Dr. Rebecca Wagner, Clinical Director of Eating Recovery Center, Houston, shared with me that “Eating disorders have the highest mortality rate of any mental illness.” Most deaths occur through suicide and the secondary fatal implication is due to medical consequences. “ Eating disorders affect every organ in the body. We are not sure how it will affect any one person. Even people who have had an eating disorder for less than 10 years are still at risk.”
I want to add in an additional little-known sign that Dr.
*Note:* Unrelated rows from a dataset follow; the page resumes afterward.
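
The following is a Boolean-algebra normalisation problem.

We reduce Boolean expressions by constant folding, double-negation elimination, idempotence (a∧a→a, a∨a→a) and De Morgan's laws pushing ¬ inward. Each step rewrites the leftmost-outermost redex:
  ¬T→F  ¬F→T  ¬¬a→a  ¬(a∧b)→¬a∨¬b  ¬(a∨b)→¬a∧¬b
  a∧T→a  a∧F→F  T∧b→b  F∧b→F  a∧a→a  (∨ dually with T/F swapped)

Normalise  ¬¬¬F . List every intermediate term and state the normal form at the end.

  start: ¬¬¬F
  step 1: ¬F
  step 2: T

Answer: normal form = T  (in 2 steps)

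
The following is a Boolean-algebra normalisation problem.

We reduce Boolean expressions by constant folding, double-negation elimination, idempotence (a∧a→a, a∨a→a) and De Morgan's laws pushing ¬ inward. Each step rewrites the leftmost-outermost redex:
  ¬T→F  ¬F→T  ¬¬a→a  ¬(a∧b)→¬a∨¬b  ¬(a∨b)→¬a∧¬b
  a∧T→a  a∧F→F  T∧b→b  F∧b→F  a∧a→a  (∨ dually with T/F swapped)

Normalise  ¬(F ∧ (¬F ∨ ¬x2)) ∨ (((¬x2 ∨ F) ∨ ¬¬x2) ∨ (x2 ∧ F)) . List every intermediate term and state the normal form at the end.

Answer: normal form = T  (in 4 steps)

Reduction:
  start: ¬(F ∧ (¬F ∨ ¬x2)) ∨ (((¬x2 ∨ F) ∨ ¬¬x2) ∨ (x2 ∧ F))
  step 1: (¬F ∨ ¬(¬F ∨ ¬x2)) ∨ (((¬x2 ∨ F) ∨ ¬¬x2) ∨ (x2 ∧ F))
  step 2: (T ∨ ¬(¬F ∨ ¬x2)) ∨ (((¬x2 ∨ F) ∨ ¬¬x2) ∨ (x2 ∧ F))
  step 3: T ∨ (((¬x2 ∨ F) ∨ ¬¬x2) ∨ (x2 ∧ F))
  step 4: T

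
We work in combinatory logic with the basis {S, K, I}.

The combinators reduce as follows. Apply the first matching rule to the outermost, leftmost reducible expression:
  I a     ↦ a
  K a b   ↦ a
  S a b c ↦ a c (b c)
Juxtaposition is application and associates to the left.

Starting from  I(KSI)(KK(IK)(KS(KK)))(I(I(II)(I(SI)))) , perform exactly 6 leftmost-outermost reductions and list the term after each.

Answer: after 6 steps: S(KS)(II(I(SI)))

Reduction:
  start: I(KSI)(KK(IK)(KS(KK)))(I(I(II)(I(SI))))
  [1] KSI(KK(IK)(KS(KK)))(I(I(II)(I(SI))))
  [2] S(KK(IK)(KS(KK)))(I(I(II)(I(SI))))
  [3] S(K(KS(KK)))(I(I(II)(I(SI))))
  [4] S(KS)(I(I(II)(I(SI))))
  [5] S(KS)(I(II)(I(SI)))
  [6] S(KS)(II(I(SI)))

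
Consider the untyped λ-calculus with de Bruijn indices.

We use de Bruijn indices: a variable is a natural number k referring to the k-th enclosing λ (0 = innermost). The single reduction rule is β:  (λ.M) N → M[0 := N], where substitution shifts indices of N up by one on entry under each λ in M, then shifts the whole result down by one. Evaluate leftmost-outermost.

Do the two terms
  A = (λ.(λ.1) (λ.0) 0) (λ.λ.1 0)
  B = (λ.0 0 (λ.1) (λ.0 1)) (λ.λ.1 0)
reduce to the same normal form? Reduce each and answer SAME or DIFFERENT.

Term A:
  start: (λ.(λ.1) (λ.0) 0) (λ.λ.1 0)
  [1] (λ.λ.λ.1 0) (λ.0) (λ.λ.1 0)
  [2] (λ.λ.1 0) (λ.λ.1 0)
  [3] λ.(λ.λ.1 0) 0
  [4] λ.λ.1 0

Term B:
  start: (λ.0 0 (λ.1) (λ.0 1)) (λ.λ.1 0)
  [1] (λ.λ.1 0) (λ.λ.1 0) (λ.λ.λ.1 0) (λ.0 (λ.λ.1 0))
  [2] (λ.(λ.λ.1 0) 0) (λ.λ.λ.1 0) (λ.0 (λ.λ.1 0))
  [3] (λ.λ.1 0) (λ.λ.λ.1 0) (λ.0 (λ.λ.1 0))
  [4] (λ.(λ.λ.λ.1 0) 0) (λ.0 (λ.λ.1 0))
  [5] (λ.λ.λ.1 0) (λ.0 (λ.λ.1 0))
  [6] λ.λ.1 0

Answer: SAME — A ⇓ λ.λ.1 0, B ⇓ λ.λ.1 0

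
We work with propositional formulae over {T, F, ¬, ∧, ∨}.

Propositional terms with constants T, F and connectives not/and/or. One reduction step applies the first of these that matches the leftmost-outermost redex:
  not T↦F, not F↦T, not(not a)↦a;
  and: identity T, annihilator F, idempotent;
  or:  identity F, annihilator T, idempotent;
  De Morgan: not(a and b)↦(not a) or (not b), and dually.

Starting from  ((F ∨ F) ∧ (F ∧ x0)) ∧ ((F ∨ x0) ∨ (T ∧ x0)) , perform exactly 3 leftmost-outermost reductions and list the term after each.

Answer: after 3 steps: F

Working:
  start: ((F ∨ F) ∧ (F ∧ x0)) ∧ ((F ∨ x0) ∨ (T ∧ x0))
  step 1: (F ∧ (F ∧ x0)) ∧ ((F ∨ x0) ∨ (T ∧ x0))
  step 2: F ∧ ((F ∨ x0) ∨ (T ∧ x0))
  step 3: F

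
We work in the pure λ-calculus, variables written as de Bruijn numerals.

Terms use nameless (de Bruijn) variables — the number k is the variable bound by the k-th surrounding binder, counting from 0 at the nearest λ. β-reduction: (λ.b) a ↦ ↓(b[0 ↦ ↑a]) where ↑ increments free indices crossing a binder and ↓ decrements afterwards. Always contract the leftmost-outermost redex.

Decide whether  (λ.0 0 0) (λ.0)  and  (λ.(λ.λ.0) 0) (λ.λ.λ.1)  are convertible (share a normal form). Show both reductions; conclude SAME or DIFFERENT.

Answer: SAME — A ⇓ λ.0, B ⇓ λ.0

Derivation:
Term A:
  start: (λ.0 0 0) (λ.0)
  step 1: (λ.0) (λ.0) (λ.0)
  step 2: (λ.0) (λ.0)
  step 3: λ.0

Term B:
  start: (λ.(λ.λ.0) 0) (λ.λ.λ.1)
  step 1: (λ.λ.0) (λ.λ.λ.1)
  step 2: λ.0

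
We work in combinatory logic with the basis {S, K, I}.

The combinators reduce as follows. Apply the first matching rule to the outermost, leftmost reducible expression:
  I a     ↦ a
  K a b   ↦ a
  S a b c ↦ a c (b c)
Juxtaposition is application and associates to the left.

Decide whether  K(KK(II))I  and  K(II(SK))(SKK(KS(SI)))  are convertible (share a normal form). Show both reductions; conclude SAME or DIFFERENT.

Term A:
  start: K(KK(II))I
  step 1: KK(II)
  step 2: K

Term B:
  start: K(II(SK))(SKK(KS(SI)))
  step 1: II(SK)
  step 2: I(SK)
  step 3: SK

Answer: DIFFERENT — A ⇓ K, B ⇓ SK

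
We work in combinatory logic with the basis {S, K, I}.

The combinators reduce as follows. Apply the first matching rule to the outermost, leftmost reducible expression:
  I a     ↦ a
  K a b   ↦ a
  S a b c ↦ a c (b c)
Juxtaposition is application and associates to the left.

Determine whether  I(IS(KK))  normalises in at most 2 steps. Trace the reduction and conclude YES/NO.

Answer: YES — reaches normal form S(KK) in 2 ≤ 2 steps

Working:
  start: I(IS(KK))
  step 1: IS(KK)
  step 2: S(KK)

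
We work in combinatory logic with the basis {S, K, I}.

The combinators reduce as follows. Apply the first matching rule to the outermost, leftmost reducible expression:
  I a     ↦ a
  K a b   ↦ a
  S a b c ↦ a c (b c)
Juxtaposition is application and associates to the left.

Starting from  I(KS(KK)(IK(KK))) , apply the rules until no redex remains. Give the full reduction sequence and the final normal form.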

Wagner shared and that hit home for me.
She states, “[These patients are] experientially avoidant—they have much greater reactivity to conflict management.” One of the goals of treatment is to help people learn to manage everyday life crises, and that includes avoidant behavior, such as would apply to how an ED patient would react to confrontation. The avoidance of confrontation spills over into avoiding food. So, if you notice the above signs in a friend or loved one, and this person also has a difficult time controlling their emotions, or whose reactions seem irrational as it relates to “regular” emotional transactions, please take the steps to get them help.
Since the identification of Anorexia Nervosa and Bulimia, the ED spectrum has widened to include other types of EDs.
ARFID, as aforementioned is now a recognized eating disorder and the popularity of clean eating has enabled Orthoexia Nervosa, which Dr. Wagner identifies as another form of dieting, saying, “You cut out different things and keep going. It’s a dangerous cycle, but the result is the same. Severe malnourishment.”
What made a difference for me and I can pinpoint as the exact moment that recovery began was when I confessed my rules that I’d slapped a shameful label on.
“I make rules about eating,” I said, picking at an imaginary thread on the couch in the psychiatrist’s office, my empty stomach churning.
“Like what?” he asked, his gentle gaze holding mine.
“I don’t trust food and I don’t feel safe and so I try to control what I eat.”
“Go on,” he urged, nearly in a whisper.
My eyes filled with the tears of confession. I let them fall.